Julia Payson, with the Vernon branch of the Canadian Mental Health Association, said calls to the crisis line were up a whopping 63 per cent in October over the same month last year.

Payson said the increase is “unprecedented,” adding until this year it took eight years for the number of calls to crisis line to double.

“We answered more than 1,000 calls in October,” said Payson. “We have seen the numbers go up since March. We anticipate the need to continue to be quite high over the winter months.”

Christmas is historically a time when more people experience mental health challenges, and Payson said with increasing pandemic restrictions “people are losing access to the ways they usually cope with difficult times and difficult feelings. We anticipate an even higher number of calls to the crisis line.”

Payson said it is good people are reaching out for help, and she encourages anyone who needs it to call the line at 1-888-353-2273. More information on mental health and various programs can also be found on the CMHA website.

“We are really glad people reach out to get the support they need at the time that they need it,” she said. “We need people to access those services. We know the mental health impacts of COVID are real. There are resources available.”

According to the Pacific Blue Cross study, 37 per cent of British Columbians are anxious or depressed, but just 15 per cent are connecting with counselling services.

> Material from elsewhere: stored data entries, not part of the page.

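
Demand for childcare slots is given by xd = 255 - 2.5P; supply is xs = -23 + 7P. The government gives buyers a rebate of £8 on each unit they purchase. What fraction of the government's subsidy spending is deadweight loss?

Pre-subsidy: 255 - 2.5P = -23 + 7P gives P* = 556/19, x* = 3455/19.
With the rebate, buyers effectively pay Pb = Ps − 8, where Ps is the price sellers receive.
Demand in terms of Ps becomes xd = 255 − 2.5(Ps − 8) = 275 - 2.5Ps. Setting this equal to supply: 275 - 2.5Ps = -23 + 7Ps, so Ps = 596/19.
Buyers pay Pb = 596/19 − 8 = 444/19; x' = -23 + 7·(596/19) = 3735/19.
ΔCS = ½(3455/19 + 3735/19)(556/19 − 444/19) = 402640/361; ΔPS = ½(3455/19 + 3735/19)(596/19 − 556/19) = 143800/361.
Government spending = 8 × 3735/19 = 29880/19.
DWL = ½ × 8 × (3735/19 − 3455/19) = 1120/19; fraction = (1120/19) / (29880/19) = 28/747.

DWL / government spending = 28/747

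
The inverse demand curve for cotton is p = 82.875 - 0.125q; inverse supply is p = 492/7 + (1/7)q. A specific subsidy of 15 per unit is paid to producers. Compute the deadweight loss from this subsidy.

Pre-subsidy: 82.875 - 0.125q = 492/7 + (1/7)q gives q* = 47 and p* = 77.
With the subsidy, sellers receive ps = pb + 15 for each unit, where pb is the price buyers pay.
On the curves, pb = 82.875 - 0.125q and ps = 492/7 + (1/7)q; the wedge ps − pb = 15 gives 492/7 + (1/7)q − (82.875 - 0.125q) = 15, so q' = 103.
Then pb = 82.875 − 0.125·103 = 70 and ps = 492/7 + (1/7)·103 = 85.
The subsidy expands output by 103 − 47 = 56 past the efficient level; on those units the gap between marginal cost and willingness to pay runs from 0 up to 15.
DWL = ½ × 15 × 56 = 420.

Deadweight loss = 420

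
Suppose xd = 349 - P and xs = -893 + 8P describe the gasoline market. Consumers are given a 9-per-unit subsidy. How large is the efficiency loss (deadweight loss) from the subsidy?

Deadweight loss = 36

Pre-subsidy: 349 - P = -893 + 8P gives P* = 138, x* = 211.
With the rebate, buyers effectively pay Pb = Ps − 9, where Ps is the price sellers receive.
Demand in terms of Ps becomes xd = 349 − 1(Ps − 9) = 358 - Ps. Setting this equal to supply: 358 - Ps = -893 + 8Ps, so Ps = 139.
Buyers pay Pb = 139 − 9 = 130; x' = -893 + 8·139 = 219.
The subsidy expands output by 219 − 211 = 8 past the efficient level; on those units the gap between marginal cost and willingness to pay runs from 0 up to 9.
DWL = ½ × 9 × 8 = 36.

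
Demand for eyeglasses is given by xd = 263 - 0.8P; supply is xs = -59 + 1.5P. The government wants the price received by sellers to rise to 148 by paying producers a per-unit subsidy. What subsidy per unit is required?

At a seller price of 148, quantity supplied is -59 + 1.5·148 = 163.
Buyers absorb 163 only when they pay Pb with 263 − 0.8·Pb = 163, i.e. Pb = 125.
s = Ps − Pb = 148 − 125 = 23.

Required subsidy s = 23 per unit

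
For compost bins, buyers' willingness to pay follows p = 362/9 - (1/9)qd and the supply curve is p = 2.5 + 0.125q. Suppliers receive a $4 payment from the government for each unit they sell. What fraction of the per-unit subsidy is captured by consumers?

Consumer share = 8/17

Pre-subsidy: 362/9 - (1/9)q = 2.5 + 0.125q gives q* = 2716/17 and p* = 382/17.
With the subsidy, sellers receive ps = pb + 4 for each unit, where pb is the price buyers pay.
On the curves, pb = 362/9 - (1/9)q and ps = 2.5 + 0.125q; the wedge ps − pb = 4 gives 2.5 + 0.125q − (362/9 - (1/9)q) = 4, so q' = 3004/17.
Then pb = 362/9 − (1/9)·(3004/17) = 350/17 and ps = 2.5 + 0.125·(3004/17) = 418/17.
Buyers' price falls by p* − pb = 382/17 − 350/17 = 32/17; sellers' price rises by ps − p* = 418/17 − 382/17 = 36/17.
So consumers capture (32/17)/4 = 8/17 of each unit of subsidy.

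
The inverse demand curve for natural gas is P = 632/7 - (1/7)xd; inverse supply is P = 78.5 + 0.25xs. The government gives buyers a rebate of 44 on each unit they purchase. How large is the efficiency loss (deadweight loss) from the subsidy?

Pre-subsidy: 632/7 - (1/7)x = 78.5 + 0.25x gives x* = 30 and P* = 86.
With the rebate, buyers effectively pay Pb = Ps − 44, where Ps is the price sellers receive.
On the curves, Pb = 632/7 - (1/7)x and Ps = 78.5 + 0.25x; the wedge Ps − Pb = 44 gives 78.5 + 0.25x − (632/7 - (1/7)x) = 44, so x' = 142.
Then Pb = 632/7 − (1/7)·142 = 70 and Ps = 78.5 + 0.25·142 = 114.
The subsidy expands output by 142 − 30 = 112 past the efficient level; on those units the gap between marginal cost and willingness to pay runs from 0 up to 44.
DWL = ½ × 44 × 112 = 2464.

Deadweight loss = 2464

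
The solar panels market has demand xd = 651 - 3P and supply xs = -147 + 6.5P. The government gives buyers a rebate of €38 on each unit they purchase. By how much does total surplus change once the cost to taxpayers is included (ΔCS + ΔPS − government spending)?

Net change in total surplus = -€1482

Pre-subsidy: 651 - 3P = -147 + 6.5P gives P* = 84, x* = 399.
With the rebate, buyers effectively pay Pb = Ps − 38, where Ps is the price sellers receive.
Demand in terms of Ps becomes xd = 651 − 3(Ps − 38) = 765 - 3Ps. Setting this equal to supply: 765 - 3Ps = -147 + 6.5Ps, so Ps = 96.
Buyers pay Pb = 96 − 38 = 58; x' = -147 + 6.5·96 = 477.
ΔCS = ½(399 + 477)(84 − 58) = 11388; ΔPS = ½(399 + 477)(96 − 84) = 5256.
Government spending = 38 × 477 = 18126.
Net change = 11388 + 5256 − 18126 = -1482. The loss equals the DWL triangle ½·38·78.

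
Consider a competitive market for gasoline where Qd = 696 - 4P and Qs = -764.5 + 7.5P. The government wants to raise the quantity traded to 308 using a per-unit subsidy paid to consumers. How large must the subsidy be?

At Q = 308, invert demand for the buyer price: Pb = (696 − 308)/4 = 97; invert supply for the seller price: Ps = (308 − (-764.5))/7.5 = 143.
The subsidy must fill the gap: s = Ps − Pb = 143 − 97 = 46.

Required subsidy s = 46 per unit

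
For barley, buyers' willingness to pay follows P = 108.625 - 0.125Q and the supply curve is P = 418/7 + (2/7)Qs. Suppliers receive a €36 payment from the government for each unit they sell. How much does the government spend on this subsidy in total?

Government cost = 171180/23

Pre-subsidy: 108.625 - 0.125Q = 418/7 + (2/7)Q gives Q* = 2739/23 and P* = 2156/23.
With the subsidy, sellers receive Ps = Pb + 36 for each unit, where Pb is the price buyers pay.
On the curves, Pb = 108.625 - 0.125Q and Ps = 418/7 + (2/7)Q; the wedge Ps − Pb = 36 gives 418/7 + (2/7)Q − (108.625 - 0.125Q) = 36, so Q' = 4755/23.
Then Pb = 108.625 − 0.125·(4755/23) = 1904/23 and Ps = 418/7 + (2/7)·(4755/23) = 2732/23.
Government outlay = subsidy × quantity = 36 × 4755/23 = 171180/23.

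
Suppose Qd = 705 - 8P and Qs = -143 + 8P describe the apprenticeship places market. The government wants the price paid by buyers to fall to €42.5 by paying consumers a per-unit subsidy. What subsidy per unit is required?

Required subsidy s = €21 per unit

At a buyer price of 42.5, quantity demanded is 705 − 8·42.5 = 365.
Sellers supply 365 only when they receive Ps with -143 + 8·Ps = 365, i.e. Ps = 63.5.
s = Ps − Pb = 63.5 − 42.5 = 21.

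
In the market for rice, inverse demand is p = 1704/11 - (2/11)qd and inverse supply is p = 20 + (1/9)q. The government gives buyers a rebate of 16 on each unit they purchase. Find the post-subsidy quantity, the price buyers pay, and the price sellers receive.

q' = 14940/29; buyers pay 1776/29; sellers receive 2240/29

Pre-subsidy: 1704/11 - (2/11)q = 20 + (1/9)q gives q* = 13356/29 and p* = 2064/29.
With the rebate, buyers effectively pay pb = ps − 16, where ps is the price sellers receive.
On the curves, pb = 1704/11 - (2/11)q and ps = 20 + (1/9)q; the wedge ps − pb = 16 gives 20 + (1/9)q − (1704/11 - (2/11)q) = 16, so q' = 14940/29.
Then pb = 1704/11 − (2/11)·(14940/29) = 1776/29 and ps = 20 + (1/9)·(14940/29) = 2240/29.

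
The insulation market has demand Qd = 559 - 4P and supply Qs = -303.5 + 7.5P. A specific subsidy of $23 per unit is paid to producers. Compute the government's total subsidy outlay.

Pre-subsidy: 559 - 4P = -303.5 + 7.5P gives P* = 75, Q* = 259.
With the subsidy, sellers receive Ps = Pb + 23 for each unit, where Pb is the price buyers pay.
Supply in terms of Pb becomes Qs = -303.5 + 7.5(Pb + 23) = -131 + 7.5Pb. Setting this equal to demand: 559 - 4Pb = -131 + 7.5Pb, so Pb = 60.
Sellers receive Ps = 60 + 23 = 83; Q' = 559 − 4·60 = 319.
Government outlay = subsidy × quantity = 23 × 319 = 7337.

Government cost = $7337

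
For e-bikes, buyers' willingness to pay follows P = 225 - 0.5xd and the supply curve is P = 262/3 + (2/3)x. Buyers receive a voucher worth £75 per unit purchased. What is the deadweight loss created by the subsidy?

Pre-subsidy: 225 - 0.5x = 262/3 + (2/3)x gives x* = 118 and P* = 166.
With the rebate, buyers effectively pay Pb = Ps − 75, where Ps is the price sellers receive.
On the curves, Pb = 225 - 0.5x and Ps = 262/3 + (2/3)x; the wedge Ps − Pb = 75 gives 262/3 + (2/3)x − (225 - 0.5x) = 75, so x' = 1276/7.
Then Pb = 225 − 0.5·(1276/7) = 937/7 and Ps = 262/3 + (2/3)·(1276/7) = 1462/7.
The subsidy expands output by 1276/7 − 118 = 450/7 past the efficient level; on those units the gap between marginal cost and willingness to pay runs from 0 up to 75.
DWL = ½ × 75 × 450/7 = 16875/7.

Deadweight loss = 16875/7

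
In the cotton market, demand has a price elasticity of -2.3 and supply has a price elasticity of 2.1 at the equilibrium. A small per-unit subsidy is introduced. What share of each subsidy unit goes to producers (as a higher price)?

For a small subsidy around the equilibrium, the benefit split depends on the relative slopes, which at a point are proportional to the elasticities.
Buyer share = εs/(εs + |εd|) = 2.1/(2.1 + 2.3) = 21/44; seller share = |εd|/(εs + |εd|) = 23/44.
So producers capture 23/44 of the subsidy.

Producer share = 23/44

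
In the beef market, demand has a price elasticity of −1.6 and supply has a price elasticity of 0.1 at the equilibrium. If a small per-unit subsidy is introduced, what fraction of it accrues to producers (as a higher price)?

For a small subsidy around the equilibrium, the benefit split depends on the relative slopes, which at a point are proportional to the elasticities.
Buyer share = εs/(εs + |εd|) = 0.1/(0.1 + 1.6) = 1/17; seller share = |εd|/(εs + |εd|) = 16/17.
So producers capture 16/17 of the subsidy.

Producer share = 16/17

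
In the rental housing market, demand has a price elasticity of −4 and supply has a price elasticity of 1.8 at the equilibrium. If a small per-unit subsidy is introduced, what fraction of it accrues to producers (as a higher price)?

For a small subsidy around the equilibrium, the benefit split depends on the relative slopes, which at a point are proportional to the elasticities.
Buyer share = εs/(εs + |εd|) = 1.8/(1.8 + 4) = 9/29; seller share = |εd|/(εs + |εd|) = 20/29.
So producers capture 20/29 of the subsidy.

Producer share = 20/29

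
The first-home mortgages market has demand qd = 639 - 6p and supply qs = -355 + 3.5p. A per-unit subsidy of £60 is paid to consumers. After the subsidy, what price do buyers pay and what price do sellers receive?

Buyers pay 1568/19; sellers receive 2708/19

Pre-subsidy: 639 - 6p = -355 + 3.5p gives p* = 1988/19, q* = 213/19.
With the rebate, buyers effectively pay pb = ps − 60, where ps is the price sellers receive.
Demand in terms of ps becomes qd = 639 − 6(ps − 60) = 999 - 6ps. Setting this equal to supply: 999 - 6ps = -355 + 3.5ps, so ps = 2708/19.
Buyers pay pb = 2708/19 − 60 = 1568/19; q' = -355 + 3.5·(2708/19) = 2733/19.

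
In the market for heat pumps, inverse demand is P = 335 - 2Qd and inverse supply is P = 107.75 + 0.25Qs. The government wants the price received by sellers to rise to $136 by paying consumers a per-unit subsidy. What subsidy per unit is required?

Required subsidy s = $27 per unit

At a seller price of 136, quantity supplied is -431 + 4·136 = 113.
Buyers absorb 113 only when they pay Pb = 335 − 2·113 = 109.
s = Ps − Pb = 136 − 109 = 27.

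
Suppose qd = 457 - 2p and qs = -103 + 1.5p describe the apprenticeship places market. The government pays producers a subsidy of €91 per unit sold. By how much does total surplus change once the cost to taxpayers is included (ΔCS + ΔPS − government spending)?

Pre-subsidy: 457 - 2p = -103 + 1.5p gives p* = 160, q* = 137.
With the subsidy, sellers receive ps = pb + 91 for each unit, where pb is the price buyers pay.
Supply in terms of pb becomes qs = -103 + 1.5(pb + 91) = 33.5 + 1.5pb. Setting this equal to demand: 457 - 2pb = 33.5 + 1.5pb, so pb = 121.
Sellers receive ps = 121 + 91 = 212; q' = 457 − 2·121 = 215.
ΔCS = ½(137 + 215)(160 − 121) = 6864; ΔPS = ½(137 + 215)(212 − 160) = 9152.
Government spending = 91 × 215 = 19565.
Net change = 6864 + 9152 − 19565 = -3549. The loss equals the DWL triangle ½·91·78.

Net change in total surplus = -€3549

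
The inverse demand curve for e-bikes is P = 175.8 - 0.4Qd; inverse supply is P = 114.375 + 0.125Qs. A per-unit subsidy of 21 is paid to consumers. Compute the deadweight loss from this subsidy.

Deadweight loss = 420

Pre-subsidy: 175.8 - 0.4Q = 114.375 + 0.125Q gives Q* = 117 and P* = 129.
With the rebate, buyers effectively pay Pb = Ps − 21, where Ps is the price sellers receive.
On the curves, Pb = 175.8 - 0.4Q and Ps = 114.375 + 0.125Q; the wedge Ps − Pb = 21 gives 114.375 + 0.125Q − (175.8 - 0.4Q) = 21, so Q' = 157.
Then Pb = 175.8 − 0.4·157 = 113 and Ps = 114.375 + 0.125·157 = 134.
The subsidy expands output by 157 − 117 = 40 past the efficient level; on those units the gap between marginal cost and willingness to pay runs from 0 up to 21.
DWL = ½ × 21 × 40 = 420.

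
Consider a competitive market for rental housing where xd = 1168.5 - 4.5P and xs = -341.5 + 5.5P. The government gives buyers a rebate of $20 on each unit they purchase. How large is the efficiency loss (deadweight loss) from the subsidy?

Deadweight loss = $495

Pre-subsidy: 1168.5 - 4.5P = -341.5 + 5.5P gives P* = 151, x* = 489.
With the rebate, buyers effectively pay Pb = Ps − 20, where Ps is the price sellers receive.
Demand in terms of Ps becomes xd = 1168.5 − 4.5(Ps − 20) = 1258.5 - 4.5Ps. Setting this equal to supply: 1258.5 - 4.5Ps = -341.5 + 5.5Ps, so Ps = 160.
Buyers pay Pb = 160 − 20 = 140; x' = -341.5 + 5.5·160 = 538.5.
The subsidy expands output by 538.5 − 489 = 49.5 past the efficient level; on those units the gap between marginal cost and willingness to pay runs from 0 up to 20.
DWL = ½ × 20 × 49.5 = 495.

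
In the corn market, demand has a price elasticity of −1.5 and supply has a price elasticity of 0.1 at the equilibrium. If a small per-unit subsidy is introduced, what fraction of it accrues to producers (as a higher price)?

For a small subsidy around the equilibrium, the benefit split depends on the relative slopes, which at a point are proportional to the elasticities.
Buyer share = εs/(εs + |εd|) = 0.1/(0.1 + 1.5) = 0.0625; seller share = |εd|/(εs + |εd|) = 0.9375.
So producers capture 0.9375 of the subsidy.

Producer share = 0.9375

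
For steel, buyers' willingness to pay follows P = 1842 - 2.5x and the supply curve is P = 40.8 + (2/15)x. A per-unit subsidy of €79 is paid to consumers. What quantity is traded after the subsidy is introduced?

Pre-subsidy: 1842 - 2.5x = 40.8 + (2/15)x gives x* = 684 and P* = 132.
With the rebate, buyers effectively pay Pb = Ps − 79, where Ps is the price sellers receive.
On the curves, Pb = 1842 - 2.5x and Ps = 40.8 + (2/15)x; the wedge Ps − Pb = 79 gives 40.8 + (2/15)x − (1842 - 2.5x) = 79, so x' = 714.
Then Pb = 1842 − 2.5·714 = 57 and Ps = 40.8 + (2/15)·714 = 136.

x' = 714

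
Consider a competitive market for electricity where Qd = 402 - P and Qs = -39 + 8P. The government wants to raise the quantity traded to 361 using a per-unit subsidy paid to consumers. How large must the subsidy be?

Required subsidy s = 9 per unit

At Q = 361, invert demand for the buyer price: Pb = (402 − 361)/1 = 41; invert supply for the seller price: Ps = (361 − (-39))/8 = 50.
The subsidy must fill the gap: s = Ps − Pb = 50 − 41 = 9.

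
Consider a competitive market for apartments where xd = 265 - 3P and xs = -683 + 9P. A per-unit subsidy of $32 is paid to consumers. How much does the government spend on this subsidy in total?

Government cost = $3200

Pre-subsidy: 265 - 3P = -683 + 9P gives P* = 79, x* = 28.
With the rebate, buyers effectively pay Pb = Ps − 32, where Ps is the price sellers receive.
Demand in terms of Ps becomes xd = 265 − 3(Ps − 32) = 361 - 3Ps. Setting this equal to supply: 361 - 3Ps = -683 + 9Ps, so Ps = 87.
Buyers pay Pb = 87 − 32 = 55; x' = -683 + 9·87 = 100.
Government outlay = subsidy × quantity = 32 × 100 = 3200.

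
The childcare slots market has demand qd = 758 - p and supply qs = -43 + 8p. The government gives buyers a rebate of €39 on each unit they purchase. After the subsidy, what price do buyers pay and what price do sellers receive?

Pre-subsidy: 758 - p = -43 + 8p gives p* = 89, q* = 669.
With the rebate, buyers effectively pay pb = ps − 39, where ps is the price sellers receive.
Demand in terms of ps becomes qd = 758 − 1(ps − 39) = 797 - ps. Setting this equal to supply: 797 - ps = -43 + 8ps, so ps = 280/3.
Buyers pay pb = 280/3 − 39 = 163/3; q' = -43 + 8·(280/3) = 2111/3.

Buyers pay 163/3; sellers receive 280/3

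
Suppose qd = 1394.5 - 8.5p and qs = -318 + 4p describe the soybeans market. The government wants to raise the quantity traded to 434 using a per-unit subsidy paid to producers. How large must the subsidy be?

At q = 434, invert demand for the buyer price: pb = (1394.5 − 434)/8.5 = 113; invert supply for the seller price: ps = (434 − (-318))/4 = 188.
The subsidy must fill the gap: s = ps − pb = 188 − 113 = 75.

Required subsidy s = 75 per unit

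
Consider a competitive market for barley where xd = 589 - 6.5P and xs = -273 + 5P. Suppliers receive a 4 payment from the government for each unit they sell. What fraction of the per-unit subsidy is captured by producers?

Pre-subsidy: 589 - 6.5P = -273 + 5P gives P* = 1724/23, x* = 2341/23.
With the subsidy, sellers receive Ps = Pb + 4 for each unit, where Pb is the price buyers pay.
Supply in terms of Pb becomes xs = -273 + 5(Pb + 4) = -253 + 5Pb. Setting this equal to demand: 589 - 6.5Pb = -253 + 5Pb, so Pb = 1684/23.
Sellers receive Ps = 1684/23 + 4 = 1776/23; x' = 589 − 6.5·(1684/23) = 2601/23.
Buyers' price falls by P* − Pb = 1724/23 − 1684/23 = 40/23; sellers' price rises by Ps − P* = 1776/23 − 1724/23 = 52/23.
So producers capture (52/23)/4 = 13/23 of each unit of subsidy.

Producer share = 13/23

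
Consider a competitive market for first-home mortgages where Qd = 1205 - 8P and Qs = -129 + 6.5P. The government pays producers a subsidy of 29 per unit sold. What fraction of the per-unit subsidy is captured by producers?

Producer share = 16/29

Pre-subsidy: 1205 - 8P = -129 + 6.5P gives P* = 92, Q* = 469.
With the subsidy, sellers receive Ps = Pb + 29 for each unit, where Pb is the price buyers pay.
Supply in terms of Pb becomes Qs = -129 + 6.5(Pb + 29) = 59.5 + 6.5Pb. Setting this equal to demand: 1205 - 8Pb = 59.5 + 6.5Pb, so Pb = 79.
Sellers receive Ps = 79 + 29 = 108; Q' = 1205 − 8·79 = 573.
Buyers' price falls by P* − Pb = 92 − 79 = 13; sellers' price rises by Ps − P* = 108 − 92 = 16.
So producers capture 16/29 = 16/29 of each unit of subsidy.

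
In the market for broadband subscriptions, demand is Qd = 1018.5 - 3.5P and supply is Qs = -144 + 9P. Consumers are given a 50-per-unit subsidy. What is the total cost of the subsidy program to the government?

Pre-subsidy: 1018.5 - 3.5P = -144 + 9P gives P* = 93, Q* = 693.
With the rebate, buyers effectively pay Pb = Ps − 50, where Ps is the price sellers receive.
Demand in terms of Ps becomes Qd = 1018.5 − 3.5(Ps − 50) = 1193.5 - 3.5Ps. Setting this equal to supply: 1193.5 - 3.5Ps = -144 + 9Ps, so Ps = 107.
Buyers pay Pb = 107 − 50 = 57; Q' = -144 + 9·107 = 819.
Government outlay = subsidy × quantity = 50 × 819 = 40950.

Government cost = 40950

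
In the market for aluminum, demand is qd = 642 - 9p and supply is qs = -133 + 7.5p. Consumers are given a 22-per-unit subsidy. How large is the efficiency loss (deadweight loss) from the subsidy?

Deadweight loss = 990

Pre-subsidy: 642 - 9p = -133 + 7.5p gives p* = 1550/33, q* = 2412/11.
With the rebate, buyers effectively pay pb = ps − 22, where ps is the price sellers receive.
Demand in terms of ps becomes qd = 642 − 9(ps − 22) = 840 - 9ps. Setting this equal to supply: 840 - 9ps = -133 + 7.5ps, so ps = 1946/33.
Buyers pay pb = 1946/33 − 22 = 1220/33; q' = -133 + 7.5·(1946/33) = 3402/11.
The subsidy expands output by 3402/11 − 2412/11 = 90 past the efficient level; on those units the gap between marginal cost and willingness to pay runs from 0 up to 22.
DWL = ½ × 22 × 90 = 990.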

The study also found two thirds of British Columbians are expecting their mental health to deteriorate this winter.

“The survey revealed almost three times more people (52 per cent) reported poor mental health now, compared to before the start of the pandemic (19 per cent). Four in 10 (42 per cent) reported that they are exercising less, and three in 10 (32 per cent) reported having poorer quality sleep. Diet is also an issue as nearly a quarter answered they are not eating well, with a fifth stating they are consuming more alcohol.”

The study also found there is a stigma against those with mental health challenges, with one third of respondents believing those with mental health conditions are a drain on the health-care system, and one third experiencing or witnessing the marginalization of a person with a mental illness.